Schubotz's Comb-Tailed Spider
- Conservation status: Least Concern (SANBI Red List)

Scientific classification
- Kingdom: Animalia
- Phylum: Arthropoda
- Subphylum: Chelicerata
- Class: Arachnida
- Order: Araneae
- Infraorder: Araneomorphae
- Family: Hahniidae
- Genus: Hahnia
- Species: H. schubotzi
- Binomial name: Hahnia schubotzi Strand, 1913
- Synonyms: Hahnia macrovulva Strand, 1913 ; Hahnia rouleti Lessert, 1915 ; Hahnia kästneri Roewer, 1955 ;

= Hahnia schubotzi =

- Authority: Strand, 1913
- Conservation status: LC

Species of spider

Hahnia schubotzi is a species of spider in the family Hahniidae. It is found in several African countries and is commonly known as Schubotz's comb-tailed spider.

==Distribution==
Hahnia schubotzi is an African endemic found in Rwanda, Tanzania, Kenya, and South Africa.
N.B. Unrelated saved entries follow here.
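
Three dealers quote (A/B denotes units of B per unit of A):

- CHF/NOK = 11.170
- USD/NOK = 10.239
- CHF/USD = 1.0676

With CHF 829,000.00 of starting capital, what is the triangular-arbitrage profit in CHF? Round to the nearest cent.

Profit: CHF 18,113.49

Profitable loop is CHF → NOK → USD → CHF:
CHF 829,000.00 × 11.170 = NOK 9,259,930.00
NOK 9,259,930.00 ÷ 10.239 = USD 904,378.36
USD 904,378.36 ÷ 1.0676 = CHF 847,113.49
Profit = CHF 847,113.49 − CHF 829,000.00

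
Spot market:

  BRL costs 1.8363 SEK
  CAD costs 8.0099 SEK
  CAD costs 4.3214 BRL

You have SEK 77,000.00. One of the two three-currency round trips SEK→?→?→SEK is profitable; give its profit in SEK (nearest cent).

Profitable loop is SEK → BRL → CAD → SEK:
SEK 77,000.00 ÷ 1.8363 = BRL 41,932.15
BRL 41,932.15 ÷ 4.3214 = CAD 9,703.37
CAD 9,703.37 × 8.0099 = SEK 77,723.03
Profit = SEK 77,723.03 − SEK 77,000.00

Profit: SEK 723.03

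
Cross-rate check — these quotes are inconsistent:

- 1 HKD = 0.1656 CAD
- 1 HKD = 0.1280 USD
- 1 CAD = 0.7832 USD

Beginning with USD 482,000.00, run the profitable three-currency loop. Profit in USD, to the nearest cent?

Profit: USD 6,393.73

Profitable loop is USD → HKD → CAD → USD:
USD 482,000.00 ÷ 0.1280 = HKD 3,765,625.00
HKD 3,765,625.00 × 0.1656 = CAD 623,587.50
CAD 623,587.50 × 0.7832 = USD 488,393.73
Profit = USD 488,393.73 − USD 482,000.00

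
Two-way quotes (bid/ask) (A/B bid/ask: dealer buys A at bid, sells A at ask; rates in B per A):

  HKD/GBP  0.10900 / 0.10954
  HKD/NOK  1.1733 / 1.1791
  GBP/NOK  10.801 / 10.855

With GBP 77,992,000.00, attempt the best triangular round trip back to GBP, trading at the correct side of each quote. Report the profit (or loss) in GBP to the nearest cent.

Net result: GBP -118,466.35 (no profitable arbitrage after spreads)

Best loop GBP → NOK → HKD → GBP:
GBP 77,992,000.00 × 10.801 (sell GBP at bid) = NOK 842,391,592.00
NOK 842,391,592.00 ÷ 1.1791 (buy HKD at ask) = HKD 714,436,088.54
HKD 714,436,088.54 × 0.10900 (sell HKD at bid) = GBP 77,873,533.65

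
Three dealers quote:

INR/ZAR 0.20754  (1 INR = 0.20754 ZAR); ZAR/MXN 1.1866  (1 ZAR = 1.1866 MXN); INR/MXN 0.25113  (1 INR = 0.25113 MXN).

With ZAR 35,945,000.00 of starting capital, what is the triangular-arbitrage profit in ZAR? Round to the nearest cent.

Profitable loop is ZAR → INR → MXN → ZAR:
ZAR 35,945,000.00 ÷ 0.20754 = INR 173,195,528.57
INR 173,195,528.57 × 0.25113 = MXN 43,494,593.09
MXN 43,494,593.09 ÷ 1.1866 = ZAR 36,654,806.25
Profit = ZAR 36,654,806.25 − ZAR 35,945,000.00

Profit: ZAR 709,806.25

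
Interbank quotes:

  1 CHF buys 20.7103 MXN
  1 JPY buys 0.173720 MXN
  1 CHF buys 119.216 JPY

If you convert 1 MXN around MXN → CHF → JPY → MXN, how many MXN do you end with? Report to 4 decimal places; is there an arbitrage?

1.0000 (no arbitrage)

Around MXN → CHF → JPY → MXN: 1 ÷ 20.7103 × 119.216 × 0.173720 = 0.999995
Product ≈ 1 (deviation 0.000%, within rounding noise).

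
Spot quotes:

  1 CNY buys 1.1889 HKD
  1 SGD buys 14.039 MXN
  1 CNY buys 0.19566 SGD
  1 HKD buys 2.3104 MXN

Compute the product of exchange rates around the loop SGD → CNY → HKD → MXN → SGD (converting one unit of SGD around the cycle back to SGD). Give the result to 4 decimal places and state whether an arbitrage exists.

Around SGD → CNY → HKD → MXN → SGD: 1 ÷ 0.19566 × 1.1889 × 2.3104 ÷ 14.039 = 0.999987
Product ≈ 1 (deviation 0.001%, within rounding noise).

1.0000 (no arbitrage)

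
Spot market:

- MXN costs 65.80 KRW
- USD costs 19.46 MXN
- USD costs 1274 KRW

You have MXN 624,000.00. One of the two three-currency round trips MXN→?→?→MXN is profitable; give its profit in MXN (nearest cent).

Profit: MXN 3,168.00

Profitable loop is MXN → KRW → USD → MXN:
MXN 624,000.00 × 65.80 = KRW 41,059,200
KRW 41,059,200 ÷ 1274 = USD 32,228.57
USD 32,228.57 × 19.46 = MXN 627,168.00
Profit = MXN 627,168.00 − MXN 624,000.00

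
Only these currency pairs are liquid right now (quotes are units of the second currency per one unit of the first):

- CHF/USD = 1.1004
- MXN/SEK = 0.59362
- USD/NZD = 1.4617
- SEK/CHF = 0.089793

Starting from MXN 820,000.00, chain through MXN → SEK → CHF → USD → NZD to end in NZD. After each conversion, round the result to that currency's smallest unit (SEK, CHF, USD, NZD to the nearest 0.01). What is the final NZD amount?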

In South Africa it is presently known from two provinces, Mpumalanga and Western Cape, at elevations ranging from 103 to 1,557 m above sea level.

==Habitat and ecology==
The species makes small sheet-webs in litter and has been sampled from the Savanna and Fynbos biomes as well as in apple orchards.

==Description==

Hahnia schubotzi is known from both sexes.

==Conservation==
Hahnia schubotzi is listed as Least Concern by the South African National Biodiversity Institute due to its wide geographical range in Africa. The species is protected in the Bergvliet Forest Station.

==Etymology==
The species is named after German zoologist Hermann Schubotz (1881–1955).

==Taxonomy==
The species was originally described by Embrik Strand in 1913 from Rwanda. It was redescribed by Bosmans in 1986, who synonymized several related species including Hahnia kästneri and H. rouleti.